Today, April 12, is the day. Like it or lump it, Microsoft is pushing Service Pack 2 to your XP machines even as youre reading this.
If your customers have Automatic Update turned on, ready or not, here it comes.
Now for many of you, this is going to be just another day. Youll probably be more concerned with Microsofts other patches which are scheduled to come out today.
But, then again, there are going to be some of you—OK, a lot of you—who are going to be having fits today as your customers call in to report application after application breaking down.
By the way, Microsoft, come on! A major patch Tuesday and making SP2 downloads mandatory on the same day? Are you really sure your servers are up to this? And what makes you think IT staffers will be up to the challenge?
You see, AssetMetrix, a service provider that also analyzes IT infrastructure, recently found that about 38 percent of business PCs are now running XP, and of those only 24 percent were running SP2.
Let me do the math for you: about 27 percent of your customers PCs may be acting goofy on Tuesday.
Oh boy.
So, what can you do when your phone starts ringing?
First, Dont Panic!
Most of the problems youll be seeing will not be real incompatibility problems. Theyll be problems with applications running headlong into XP SP2s Windows Firewall.
The short-term fix is just to turn the firewall off. That defeats its purpose, of course, but at least the applications will be running again. You can spend Tuesday evening reactivating the firewall so it can do its job while letting the appropriate programs do theirs.
For a full description on how to go about doing that, see this Microsoft Knowledgebase article.
At the bottom of that same article, youll also find a list of known applications that have issues with SP2. For many of them, like Symantec AntiVirus Corporate Edition 8.0, the fix is simply a matter of opening up the right network ports.
Dont think, by the way, that just because you run nothing but Microsoft software youre safe. Microsoft programs, like SQL 2000a and Microsoft Systems Management Server 2003, can break under SP2 if the firewall settings arent right.
I really hope that you dont have spyware on your systems. Bad, bad things can happen when spyware thats already resident tangles with SP2. If your systems are having real fits after SP2 lands, run several recently updated anti-spyware programs—no single one catches all of them—to try to clean them out. Then reboot.

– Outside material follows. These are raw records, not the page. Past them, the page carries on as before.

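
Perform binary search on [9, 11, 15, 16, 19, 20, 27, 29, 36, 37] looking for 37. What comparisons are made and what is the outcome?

Binary search for 37 in [9, 11, 15, 16, 19, 20, 27, 29, 36, 37]:

lo=0, hi=9, mid=4, arr[mid]=19 -> 19 < 37, search right half
lo=5, hi=9, mid=7, arr[mid]=29 -> 29 < 37, search right half
lo=8, hi=9, mid=8, arr[mid]=36 -> 36 < 37, search right half
lo=9, hi=9, mid=9, arr[mid]=37 -> Found target at index 9!

Binary search finds 37 at index 9 after 4 comparisons. The search repeatedly halves the search space by comparing with the middle element.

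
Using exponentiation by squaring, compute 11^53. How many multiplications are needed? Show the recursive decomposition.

Computing 11^53 by squaring (build up from 11^1; each line after the first costs one multiplication):

11^1 = 11
11^2 = (11^1)^2 = 11^2 = 121
11^3 = 11 * 11^2 = 11 * 121 = 1331
11^6 = (11^3)^2 = 1331^2 = 1771561
11^12 = (11^6)^2 = 1771561^2 = 3138428376721
11^13 = 11 * 11^12 = 11 * 3138428376721 = 34522712143931
11^26 = (11^13)^2 = 34522712143931^2 = 1191817653772720942460132761
11^52 = (11^26)^2 = 1191817653772720942460132761^2 = 1420429319844313329730664601483335671261683881745483121
11^53 = 11 * 11^52 = 11 * 1420429319844313329730664601483335671261683881745483121 = 15624722518287446627037310616316692383878522699200314331

Result: 15624722518287446627037310616316692383878522699200314331
Multiplications needed: 8 (8 lines after 11^1)

11^53 = 15624722518287446627037310616316692383878522699200314331. Using exponentiation by squaring, this requires 8 multiplications. The key idea: if the exponent is even, square the half-power; if odd, multiply by the base once.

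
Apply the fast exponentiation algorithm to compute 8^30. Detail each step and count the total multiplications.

Computing 8^30 by squaring (build up from 8^1; each line after the first costs one multiplication):

8^1 = 8
8^2 = (8^1)^2 = 8^2 = 64
8^3 = 8 * 8^2 = 8 * 64 = 512
8^6 = (8^3)^2 = 512^2 = 262144
8^7 = 8 * 8^6 = 8 * 262144 = 2097152
8^14 = (8^7)^2 = 2097152^2 = 4398046511104
8^15 = 8 * 8^14 = 8 * 4398046511104 = 35184372088832
8^30 = (8^15)^2 = 35184372088832^2 = 1237940039285380274899124224

Result: 1237940039285380274899124224
Multiplications needed: 7 (7 lines after 8^1)

8^30 = 1237940039285380274899124224. Using exponentiation by squaring, this requires 7 multiplications. The key idea: if the exponent is even, square the half-power; if odd, multiply by the base once.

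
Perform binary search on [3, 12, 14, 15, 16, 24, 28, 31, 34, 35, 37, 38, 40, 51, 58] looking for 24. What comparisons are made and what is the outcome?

Binary search for 24 in [3, 12, 14, 15, 16, 24, 28, 31, 34, 35, 37, 38, 40, 51, 58]:

lo=0, hi=14, mid=7, arr[mid]=31 -> 31 > 24, search left half
lo=0, hi=6, mid=3, arr[mid]=15 -> 15 < 24, search right half
lo=4, hi=6, mid=5, arr[mid]=24 -> Found target at index 5!

Binary search finds 24 at index 5 after 3 comparisons. The search repeatedly halves the search space by comparing with the middle element.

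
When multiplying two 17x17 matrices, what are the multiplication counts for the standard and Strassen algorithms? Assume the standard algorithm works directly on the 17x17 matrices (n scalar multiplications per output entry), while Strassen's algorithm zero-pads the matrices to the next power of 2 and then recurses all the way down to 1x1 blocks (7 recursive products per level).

Matrix multiplication for 17x17 matrices:

Strassen's algorithm requires power-of-2 dimensions. Pad 17x17 to 32x32 (next power of 2).

Standard algorithm: 17^3 = 4913 multiplications
Strassen's algorithm: 7^(log2(32)) = 7^5 = 16807 multiplications
Difference: 4913 - 16807 = -11894 (Strassen uses MORE here due to padding overhead — for small or just-over-power-of-2 n, padding can outweigh the per-level savings)

Standard: 4913 multiplications (17^3). Strassen: 16807 multiplications (7^5, after padding to 32x32). Strassen reduces 8 recursive multiplications to 7 at each level.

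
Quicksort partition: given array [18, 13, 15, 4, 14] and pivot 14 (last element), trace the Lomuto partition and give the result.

Lomuto partition with pivot = 14:

Initial array: [18, 13, 15, 4, 14]

arr[0]=18 > 14: no swap
arr[1]=13 <= 14: swap with position 0, array becomes [13, 18, 15, 4, 14]
arr[2]=15 > 14: no swap
arr[3]=4 <= 14: swap with position 1, array becomes [13, 4, 15, 18, 14]

Place pivot at position 2: [13, 4, 14, 18, 15]
Pivot position: 2

After partitioning with pivot 14, the array becomes [13, 4, 14, 18, 15]. The pivot is placed at index 2. All elements to the left of the pivot are <= 14, and all elements to the right are > 14.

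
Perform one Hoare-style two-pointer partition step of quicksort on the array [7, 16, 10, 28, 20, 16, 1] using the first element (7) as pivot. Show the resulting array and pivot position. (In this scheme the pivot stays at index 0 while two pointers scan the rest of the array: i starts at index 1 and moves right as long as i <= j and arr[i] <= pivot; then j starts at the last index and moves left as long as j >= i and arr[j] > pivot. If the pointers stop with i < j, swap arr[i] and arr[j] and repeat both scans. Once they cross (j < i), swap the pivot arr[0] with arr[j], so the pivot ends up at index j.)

Hoare-style two-pointer partition with pivot = 7:

Initial array: [7, 16, 10, 28, 20, 16, 1]

Pointers start at i = 1, j = 6.
i stops at index 1 (arr[1]=16 > 7), j stops at index 6 (arr[6]=1 <= 7): swap arr[1] and arr[6], array becomes [7, 1, 10, 28, 20, 16, 16]
i ends at 2, j ends at 1: the pointers have crossed (j < i), so scanning stops.

Swap pivot arr[0] with arr[1] to place pivot at position 1: [1, 7, 10, 28, 20, 16, 16]
Pivot position: 1

After partitioning with pivot 7, the array becomes [1, 7, 10, 28, 20, 16, 16]. The pivot is placed at index 1. All elements to the left of the pivot are <= 7, and all elements to the right are > 7.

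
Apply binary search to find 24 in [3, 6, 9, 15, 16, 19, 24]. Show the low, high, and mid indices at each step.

Binary search for 24 in [3, 6, 9, 15, 16, 19, 24]:

lo=0, hi=6, mid=3, arr[mid]=15 -> 15 < 24, search right half
lo=4, hi=6, mid=5, arr[mid]=19 -> 19 < 24, search right half
lo=6, hi=6, mid=6, arr[mid]=24 -> Found target at index 6!

Binary search finds 24 at index 6 after 3 comparisons. The search repeatedly halves the search space by comparing with the middle element.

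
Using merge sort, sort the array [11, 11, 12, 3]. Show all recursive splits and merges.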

Now, if one of your homegrown applications, especially one that relies on Internet Explorer, starts breaking…Well, let me just give it to you straight. Unless its a firewall problem, you may be hosed.
It took months and several attempts for one company I know of to finally track down and eradicate an application-killing bug that kept wrecking its content management system.
There are programs that can help your developers find these bugs. Ive heard strong recommendations for Identify Softwares software-execution logging programs for this kind of job. But, come on, if you have to go that far, youre well beyond a quick fix and into a serious development effort.
So what can you do if your customers are stuck with a non-working vital application? Well, youre going to need to roll back the operating system to XP SP1.